Musique Non Stop | eMusic Electronica


Musique Non Stop | eMusic Electronica

Link to eMusic » ZZ

The Field, Cupid's Head

House music for the ears, not the body

Now on his fourth album, Sweden’s Axel Willner, aka The Field, occupies a unique niche in electronic music. He’s signed to techno label Kompakt, but his sound is informed as much by rock — the ear-bending, sensual feedback of My Bloody Valentine and the Jesus and Mary Chain, for instance — as electronic music; the only thing missing are lyrics, though his songs are full of carefully textured vocal samples.

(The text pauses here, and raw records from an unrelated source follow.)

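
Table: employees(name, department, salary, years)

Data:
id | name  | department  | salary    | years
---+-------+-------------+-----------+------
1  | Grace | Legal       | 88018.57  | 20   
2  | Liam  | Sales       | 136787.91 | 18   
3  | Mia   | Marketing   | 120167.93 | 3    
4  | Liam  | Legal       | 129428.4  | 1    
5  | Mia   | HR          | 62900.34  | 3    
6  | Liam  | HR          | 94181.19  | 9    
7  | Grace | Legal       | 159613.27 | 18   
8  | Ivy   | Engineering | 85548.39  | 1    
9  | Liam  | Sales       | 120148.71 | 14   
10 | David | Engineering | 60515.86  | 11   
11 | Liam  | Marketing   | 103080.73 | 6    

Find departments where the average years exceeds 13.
SELECT department, AVG(years)
FROM employees
GROUP BY department
HAVING AVG(years) > 13

Result:
  Sales: avg=16.00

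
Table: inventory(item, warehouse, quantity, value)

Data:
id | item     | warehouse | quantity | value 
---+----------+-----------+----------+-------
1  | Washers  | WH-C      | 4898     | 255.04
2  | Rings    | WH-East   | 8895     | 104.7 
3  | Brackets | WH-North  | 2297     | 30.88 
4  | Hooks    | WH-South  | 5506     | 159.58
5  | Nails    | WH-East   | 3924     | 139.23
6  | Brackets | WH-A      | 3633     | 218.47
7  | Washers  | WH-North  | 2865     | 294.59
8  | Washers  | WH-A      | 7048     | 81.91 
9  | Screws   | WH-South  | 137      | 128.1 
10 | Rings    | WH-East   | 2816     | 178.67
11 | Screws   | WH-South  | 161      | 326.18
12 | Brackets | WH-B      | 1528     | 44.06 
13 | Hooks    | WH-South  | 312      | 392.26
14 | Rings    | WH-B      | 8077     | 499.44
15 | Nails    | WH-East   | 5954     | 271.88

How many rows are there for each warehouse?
SELECT warehouse, COUNT(*) as count
FROM inventory
GROUP BY warehouse

Result:
  WH-A: 2
  WH-B: 2
  WH-C: 1
  WH-East: 4
  WH-North: 2
  WH-South: 4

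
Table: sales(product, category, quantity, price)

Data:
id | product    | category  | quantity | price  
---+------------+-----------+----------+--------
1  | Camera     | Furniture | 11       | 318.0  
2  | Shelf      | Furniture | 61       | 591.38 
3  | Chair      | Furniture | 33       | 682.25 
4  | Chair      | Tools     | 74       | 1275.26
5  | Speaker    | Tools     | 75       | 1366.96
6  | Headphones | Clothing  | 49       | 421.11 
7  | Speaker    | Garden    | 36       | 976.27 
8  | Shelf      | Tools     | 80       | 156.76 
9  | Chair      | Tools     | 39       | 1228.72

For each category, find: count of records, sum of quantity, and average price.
SELECT category,
       COUNT(*) as cnt,
       SUM(quantity) as total_quantity,
       AVG(price) as avg_price
FROM sales
GROUP BY category

Result:
  Clothing: 1 records, 49 total quantity, 421.11 avg price
  Furniture: 3 records, 105 total quantity, 530.54 avg price
  Garden: 1 records, 36 total quantity, 976.27 avg price
  Tools: 4 records, 268 total quantity, 1006.93 avg price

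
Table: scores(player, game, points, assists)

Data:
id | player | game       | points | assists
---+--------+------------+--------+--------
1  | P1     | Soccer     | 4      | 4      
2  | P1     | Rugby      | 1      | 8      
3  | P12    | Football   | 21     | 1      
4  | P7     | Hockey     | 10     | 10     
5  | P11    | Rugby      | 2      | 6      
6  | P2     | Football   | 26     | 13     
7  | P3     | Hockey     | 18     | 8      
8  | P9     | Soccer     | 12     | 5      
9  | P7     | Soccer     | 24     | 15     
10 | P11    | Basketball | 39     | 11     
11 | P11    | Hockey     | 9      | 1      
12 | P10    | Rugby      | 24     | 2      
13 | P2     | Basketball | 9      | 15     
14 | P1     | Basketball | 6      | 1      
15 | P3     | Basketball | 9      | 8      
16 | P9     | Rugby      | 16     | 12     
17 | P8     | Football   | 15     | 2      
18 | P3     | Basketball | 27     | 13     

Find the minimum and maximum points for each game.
SELECT game, MIN(points), MAX(points)
FROM scores
GROUP BY game

Result:
  Basketball: min=6, max=39
  Football: min=15, max=26
  Hockey: min=9, max=18
  Rugby: min=1, max=24
  Soccer: min=4, max=24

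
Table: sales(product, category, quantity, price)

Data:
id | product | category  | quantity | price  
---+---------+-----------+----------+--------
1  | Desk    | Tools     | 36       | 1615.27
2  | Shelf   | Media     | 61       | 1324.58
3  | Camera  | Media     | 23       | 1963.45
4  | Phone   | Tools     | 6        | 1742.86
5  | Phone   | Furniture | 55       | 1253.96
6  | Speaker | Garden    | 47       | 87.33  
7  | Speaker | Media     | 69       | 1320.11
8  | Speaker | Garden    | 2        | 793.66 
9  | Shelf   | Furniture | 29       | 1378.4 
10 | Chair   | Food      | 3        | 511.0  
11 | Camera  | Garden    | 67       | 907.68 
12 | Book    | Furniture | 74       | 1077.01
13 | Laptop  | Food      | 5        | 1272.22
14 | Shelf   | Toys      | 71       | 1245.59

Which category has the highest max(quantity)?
SELECT category, MAX(quantity) as val
FROM sales
GROUP BY category
ORDER BY val DESC
LIMIT 1

Result: Furniture with max(quantity) = 74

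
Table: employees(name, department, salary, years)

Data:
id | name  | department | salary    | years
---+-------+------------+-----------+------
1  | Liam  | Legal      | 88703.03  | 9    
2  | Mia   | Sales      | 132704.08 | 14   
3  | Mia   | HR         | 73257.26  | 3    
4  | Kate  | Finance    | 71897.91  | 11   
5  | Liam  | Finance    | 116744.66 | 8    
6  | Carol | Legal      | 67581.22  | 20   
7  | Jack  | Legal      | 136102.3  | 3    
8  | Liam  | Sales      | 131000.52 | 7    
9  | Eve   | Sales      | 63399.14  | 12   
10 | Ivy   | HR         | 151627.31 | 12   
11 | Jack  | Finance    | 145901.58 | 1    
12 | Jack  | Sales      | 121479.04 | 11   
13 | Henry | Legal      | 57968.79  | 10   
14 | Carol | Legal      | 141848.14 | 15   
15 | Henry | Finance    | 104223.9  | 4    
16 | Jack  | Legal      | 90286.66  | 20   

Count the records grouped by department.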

Cupid’s Head continues Willner’s exploration of the fertile common ground between shoegaze and the wide-open spaces of Manuel Göttsching, or the post-acid house Wild Pitch mixes from Chicago’s DJ Pierre. Pierre, in a way, provides Willner’s template, with his layers of subtle keyboard sounds, treated vocals and percussion, the overall effect being an ever-ascending aural illusion of spiralling sounds. Willner’s samples, however, are microcosmic, sometimes less than a bar in length, and they stack up to provoke a sense of dizzying abandon and release.
On “Black Sea,” Willner creates an unrelenting pulse out of a wheezing latticework keyboards, glued together by kick drum and a jagged bassline. The harshly-affected female vocal sounds simultaneously angelic, triumphant and pleading on “No. No…,” with the visceral church organ — hellish rather than heavenly — adding to the assembly-line percussion to create music that is truly unsettling.

While remaining anchored to the traditional house tropes — kick-drum, hi-hats, snare drum, bass — Willner has built a baroque, 21st-century aesthetic. This is house music, alright, but for the ears, not the body.